Степан Микитович как бы между прочим примерял взглядом каждого из нас, не без мысли, кто из нас мог бы оказаться наиболее подходящим на роль второго подручного в его сталеварском звене. И вот тогда, остановив свое внимание на мне, так прямо и сказал:

— Вот ты, сынок, — указал на меня, — иди ко мне работать вторым подручным! Не пожалеешь, поверь мне, старому…

— Согласен! Иду работать с вами, Степан Микитович!

Он пожал мне руку, сказал:

— Завтра выходи во вторую смену.

Моему примеру последовал и еще один юноша, Иван Белофастов. Пожалуй, только он единственный был из москвичей — хотя и не столичным уроженцем, но давно обитавшим в Москве.

Все остальные нашли себе места в разных отделах и цехах «Можереза»: формовочном отделении, механическом цехе по холодной обработке металла, кузнечно-прессовом, транспортном…

Вечером этого дня, наверное последний раз, мы собрались в общежитии все вместе, еще так и не узнав толком друг друга; большинству из нас предстояло работать не только в разных местах, но и в разных сменах: кто-то уходил в ночную, кто-то с утра, кто-то в вечернюю.
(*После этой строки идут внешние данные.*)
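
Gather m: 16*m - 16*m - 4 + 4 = 0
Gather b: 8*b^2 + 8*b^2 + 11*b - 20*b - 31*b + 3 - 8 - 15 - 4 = 16*b^2 - 40*b - 24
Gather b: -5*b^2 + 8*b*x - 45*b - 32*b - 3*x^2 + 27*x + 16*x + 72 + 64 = -5*b^2 + b*(8*x - 77) - 3*x^2 + 43*x + 136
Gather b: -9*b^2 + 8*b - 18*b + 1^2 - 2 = -9*b^2 - 10*b - 1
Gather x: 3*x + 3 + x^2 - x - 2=x^2 + 2*x + 1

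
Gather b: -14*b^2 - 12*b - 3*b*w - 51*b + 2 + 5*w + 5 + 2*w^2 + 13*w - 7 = -14*b^2 + b*(-3*w - 63) + 2*w^2 + 18*w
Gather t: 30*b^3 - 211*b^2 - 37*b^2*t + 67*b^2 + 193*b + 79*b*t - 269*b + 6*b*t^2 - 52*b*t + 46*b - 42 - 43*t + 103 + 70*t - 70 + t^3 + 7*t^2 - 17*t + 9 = 30*b^3 - 144*b^2 - 30*b + t^3 + t^2*(6*b + 7) + t*(-37*b^2 + 27*b + 10)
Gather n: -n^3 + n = -n^3 + n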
Я и Ваня Белофастов в первый день явились на рабочее место загодя, знали: работать на печах можно только в спецодежде, которой у нас еще не было. Степан Микитович помнил об этом и тоже пришел в цех на целый час раньше обычного и поджидал нас возле печей. С его помощью этот вопрос был решен без особых хлопот — к началу смены мы были в сталеварской одежде. Успели прикрепить и очки с синими стеклами к козырькам наших кепок. Когда же меня увидел таким сталевар Гетун, то подозвал к себе, пожал руку и сказал:

— Желаю тебе, Ваня, стать настоящим сталеваром. Буду рад помочь тебе советом и вниманием, пока смогу сам быть рядом. Будь ближе к моему первому подручному — парень понимающий, знает, где, что и как нужно делать. При желании человек скоро может многое понять, а когда поймешь, то полюбишь и дело.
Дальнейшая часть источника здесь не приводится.